Senecio cinerascens pollinator

    Senecio cinerascens pollinator
    Author: Ivan Latti
    Photographer: Thabo Maphisa

    When a Senecio cinerascens inflorescence is honoured by a visitor, the insect does not require a long tongue to enjoy its meal. Bees are important among Asteraceae pollinators because of their numbers and diversity, but flies and others are also served.

    Many Asteraceae species bear numerous, small florets close together, the little nectar and pollen per floret easily accessible to many kinds of insects. The daisy plant’s advantage is that many of its tiny florets can get pollinated quickly by one hungry guest.

    Ray florets serve to make flowerheads conspicuous and attractive to pollinators. Nectar is often secreted by a ring-shaped disc found at the base of the style in the corolla tube of daisy florets.

    Food is food and diners of different ilk will use their insect versions of spoon, knife and fork, chopsticks or hands to sate themselves. The mouth part of the eating insect is plunged into the daisy floret, brushing against the inward facing pollen surfaces forming an anther tube.

    The immature style elongates inside this anther tube, pushing the still furled style branches up the tube. As the young style grows taller within the anther tube, it brushes the already ripe pollen grains of its own floret’s anthers onto specialized hairs located on the style. These hairs are below the yet unopened style branches, where the yet unreceptive stigmas are at this stage left unaffected.

    Pollen presented thus from another floral structure, the style hairs in this case and not from the anthers directly, is called secondary pollination

    Enter the insect, the pollen on the style hairs is presented to it as food, while nothing happens on the still unreceptive stigmas. But once the stigmas becomes receptive, the style branches spread. Now they can receive pollen flown in by insects from other florets of the same species, while shunning own pollen stuck on the style hairs below.

    In this way florets become cross-pollinated, the resulting seeds having characteristics of both parent plants in the unique, new member of the species, sometimes a notable new variety. Own pollen received on the stigma could only replicate the same plants attributes, not create the new combination, so it is best donated to the probing insects.

    This keeps them interested and sustains the cross-pollination "industry" between flowering plants and pollinators, resulting in robust species and the evolutionary events of speciation.

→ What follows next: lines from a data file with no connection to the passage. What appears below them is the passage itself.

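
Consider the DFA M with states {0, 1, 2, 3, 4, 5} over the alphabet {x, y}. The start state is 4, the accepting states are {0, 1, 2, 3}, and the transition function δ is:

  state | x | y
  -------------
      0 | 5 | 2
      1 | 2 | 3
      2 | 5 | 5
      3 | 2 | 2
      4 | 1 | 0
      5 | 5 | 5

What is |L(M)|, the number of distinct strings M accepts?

The useful subgraph on states {0, 1, 2, 3, 4} is acyclic, so L(M) is finite; the longest accepting path visits 4 useful states, giving maximum string length 3.
Counting accepting paths from 4 by length: 2 of length 1, 3 of length 2, 2 of length 3. Total 7.

7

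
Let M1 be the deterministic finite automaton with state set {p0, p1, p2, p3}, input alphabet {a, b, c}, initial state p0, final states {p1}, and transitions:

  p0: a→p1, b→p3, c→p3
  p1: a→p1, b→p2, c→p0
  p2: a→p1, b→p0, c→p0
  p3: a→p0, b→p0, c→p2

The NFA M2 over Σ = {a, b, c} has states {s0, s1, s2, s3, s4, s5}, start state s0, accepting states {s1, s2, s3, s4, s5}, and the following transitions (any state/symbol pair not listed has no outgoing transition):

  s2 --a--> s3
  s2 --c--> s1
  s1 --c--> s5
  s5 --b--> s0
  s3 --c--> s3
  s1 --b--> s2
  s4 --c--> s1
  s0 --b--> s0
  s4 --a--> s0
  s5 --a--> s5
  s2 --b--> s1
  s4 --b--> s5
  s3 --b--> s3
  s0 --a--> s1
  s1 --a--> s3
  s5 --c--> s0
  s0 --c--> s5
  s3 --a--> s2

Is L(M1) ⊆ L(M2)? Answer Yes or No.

Exploring the product automaton M1 × M2 from the start pair (p0, s0), following both machines on each input symbol, reaches 19 state pairs: (p0, s0), (p1, s1), (p3, s0), (p3, s5), (p1, s3), (p2, s2), (p0, s5), (p0, s1), (p2, s5), (p2, s0), (p1, s2), (p2, s3), (p0, s3), (p1, s5), (p3, s2), (p2, s1), (p3, s3), (p0, s2), (p3, s1).
M1 accepts in {p1} and M2 accepts in {s1, s2, s3, s4, s5}. The reachable pairs whose M1-component is accepting are (p1, s1), (p1, s3), (p1, s2), (p1, s5); in each of them the M2-component is accepting too, so the product for L(M1) \ L(M2) (M1-component accepting, M2-component rejecting) has no reachable accepting pair and the difference is empty.
Hence every string in L(M1) is also in L(M2).

Yes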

    Should cross-pollination not happen in some daisy florets by the end of the stigma’s receptive period, the style branches curl down and self-pollinate from the stock still waiting on the pollen-covered style hairs.

    This last resort action of ensuring maximum seed production when the favoured cross-pollination method hasnt worked, is variably resorted to in Asteraceae flowerheads for ensuring maximum seed production, albeit a different, lesser kind of seed (Le Roux, et al, 2005; Manning, 2009; Bond and Goldblatt, 1984; iNaturalist; www.sciencedirect.com; www.britannica.com; www.studyandscore.com).